By Dougal Shaw
New ways of advertising on digital platforms like social media sites struggle to create campaigns that capture the national imagination and make brands famous anymore, says industry veteran Sir John Hegarty.
“There’s been a loss of faith in broadcast advertising [on TV and radio] in recent years,” according to Sir John. Much of this is down to the rise of digital advertising, which is where brands spend the majority of their money these days.
“They say to clients, ‘Why are you doing all this advertising to people who are never going to buy your product, why don’t you be more efficient?'”
It sounds logical to target advertising at people who are more likely to buy your product, but there is a catch, Hegarty reckons.
“One of the most profound and fundamental things you can say about the value of a brand is that it is made by people who will never buy it.”
A brand’s real power lies in people simply knowing about it, in other words, the fame of the company.
Hegarty is a revered figure in advertising because of the famous brands he helped to build.
His career spans seven decades. He took his first advertising job in the mid-1960s and went on to build some of the UK’s most successful agencies.
He was a founding partner of Saatchi & Saatchi and co-founder of Bartle Bogle Hegarty (BBH). These days he is creative director of The Garage Soho, which invests in start-ups and helps to build brands.
With BBH he created some of the most memorable adverts of the 1980s and 90s.
In the 1980s he masterminded the “Vorsprung durch Technik” (which translates as “Getting ahead through technology”) campaigns for carmaker Audi.

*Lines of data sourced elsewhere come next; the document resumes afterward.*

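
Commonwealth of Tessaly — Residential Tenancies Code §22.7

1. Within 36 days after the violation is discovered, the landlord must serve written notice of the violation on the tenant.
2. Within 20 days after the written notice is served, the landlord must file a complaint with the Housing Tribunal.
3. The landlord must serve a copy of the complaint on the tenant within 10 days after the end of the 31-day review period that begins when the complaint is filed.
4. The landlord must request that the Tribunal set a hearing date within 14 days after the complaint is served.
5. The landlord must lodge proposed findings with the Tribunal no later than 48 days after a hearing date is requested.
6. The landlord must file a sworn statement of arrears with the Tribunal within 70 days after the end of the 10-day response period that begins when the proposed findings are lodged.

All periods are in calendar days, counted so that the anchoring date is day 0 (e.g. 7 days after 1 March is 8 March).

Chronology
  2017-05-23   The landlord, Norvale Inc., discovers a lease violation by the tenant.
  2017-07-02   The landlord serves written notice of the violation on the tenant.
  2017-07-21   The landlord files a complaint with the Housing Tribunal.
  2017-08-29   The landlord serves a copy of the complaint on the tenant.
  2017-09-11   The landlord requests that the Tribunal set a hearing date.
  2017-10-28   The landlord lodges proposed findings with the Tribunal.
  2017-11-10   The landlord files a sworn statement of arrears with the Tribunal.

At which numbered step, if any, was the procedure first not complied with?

(1) due by 2017-05-23 + 36 days = 2017-06-28; done 2017-07-02 — 4 days late.
That is the first point of non-compliance.

Step 1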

For Levi’s jeans in 1985 he made the ad where model Nick Kamen stripped in a launderette to the tune of Marvin Gaye’s I Heard it Through the Grapevine.
He also made a national star of a fluffy puppet in the Flat Eric campaigns for the same company the following decade.

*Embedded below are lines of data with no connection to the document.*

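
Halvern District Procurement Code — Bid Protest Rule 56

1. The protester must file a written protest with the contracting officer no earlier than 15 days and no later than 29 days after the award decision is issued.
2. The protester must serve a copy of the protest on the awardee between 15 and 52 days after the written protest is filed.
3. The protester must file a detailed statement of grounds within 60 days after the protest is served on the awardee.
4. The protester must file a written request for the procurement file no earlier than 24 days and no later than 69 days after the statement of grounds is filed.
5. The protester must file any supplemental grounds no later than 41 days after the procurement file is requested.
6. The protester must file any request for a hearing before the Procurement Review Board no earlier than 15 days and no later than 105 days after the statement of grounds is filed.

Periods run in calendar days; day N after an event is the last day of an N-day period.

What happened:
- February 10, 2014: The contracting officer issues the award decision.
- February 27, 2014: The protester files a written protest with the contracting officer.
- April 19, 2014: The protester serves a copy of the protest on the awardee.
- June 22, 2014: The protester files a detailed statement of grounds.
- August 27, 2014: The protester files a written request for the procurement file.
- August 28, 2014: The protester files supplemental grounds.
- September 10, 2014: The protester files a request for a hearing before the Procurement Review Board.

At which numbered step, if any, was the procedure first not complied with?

Step 3

Step 1: the window is 15–29 days after February 10, 2014 (when the award decision is issued), so February 25, 2014 through March 11, 2014; done February 27, 2014, which is between those dates.
Step 2: the window is 15–52 days after February 27, 2014 (when the written protest is filed), so March 14, 2014 through April 20, 2014; April 19, 2014 falls inside that range.
Step 3: 60 days after April 19, 2014 (when the protest is served on the awardee) is June 18, 2014; June 22, 2014 misses that deadline by 4 days.
Later steps need not be reached.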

All these famous adverts were broadcast on primetime TV and were characterised by simple, visual storytelling told with a wry sense of humour.
They helped to establish the companies in question as household names and the adverts themselves, including their slogans, were often referenced in popular culture.
Another good example of an ad that achieved that kind of impact, points out Hegarty, was the “If you see Sid, tell him” ads for the privatisation of British Gas.
These hits were scored in the pre-internet age when our media consumption was more focused. Companies with deep pockets crafted national campaigns through video adverts on the small number of national, analogue channels that existed.
Can brands still make famous adverts on this scale, which capture the nation’s imagination, in an age when we are fixated on our phones, our attention fragmented into millions of personalised social media feeds?
Globally, businesses have spent more money on digital advertising than traditional formats since 2019, according to eMarketer, which publishes industry reports. Those in the US and UK reached this tipping point several years earlier.
“Look, there’s a logic to digital advertising,” says Hegarty, with all its clever algorithms. “But you are constantly wanting to expand your brand, make it more famous and add value to it – and only broadcast does that.
“Brand fame is important because it affects customer decisions, it allows brands to resist competitor pressure and it allows premium pricing.
“You and I are never going to buy a Rolls-Royce, but we know about it, we know it’s the world’s most luxurious car and that adds value to the brand.”
There’s also tremendous value when advertising campaigns enter the public consciousness.
“When people talk about your ads, that’s free advertising,” explains Hegarty. “But on social media you’re talking to a small group of people, you never grow bigger than that.
That’s the failure of modern marketing which we notice, because you don’t get those great big campaigns. When we did ‘Vorsprung durch Technik’ for Audi, it became a famous line.”
Hegarty is also chairman of Whalar, a company that works with online influencers, so he is conscious of the power of social media marketing too. He believes it has its place.
“Influencers are a good way for brands to speak to a select group of people. It’s just another piece of equipment in your armament.
When TV came along, it didn’t kill radio, radio didn’t kill the theatre, flatscreen TVs didn’t kill cinema – the brilliant thing today is you’ve got options.
But you have to understand the principles by which brands grow. Principles remain, practices change.”
Brands need to set less store by social media algorithms and put more faith in the creative spark that humans can offer, says Hegarty.
It takes a flash of human brilliance to create an ad that captures the national mood, or sparks a national conversation.
One of the rare times these days when you will experience this kind of big, set-piece advertising campaign – the kind he made his name with – is in the run-up to Christmas.
Big retailers still have a crack at the fabled Christmas advert, though recent ones haven’t been that good, says Hegarty.
Creating an advert that everybody in the country knows is a dying art form.
“Brand fame is fundamentally important,” says Hegarty, “and marketing today seems to have forgotten that.”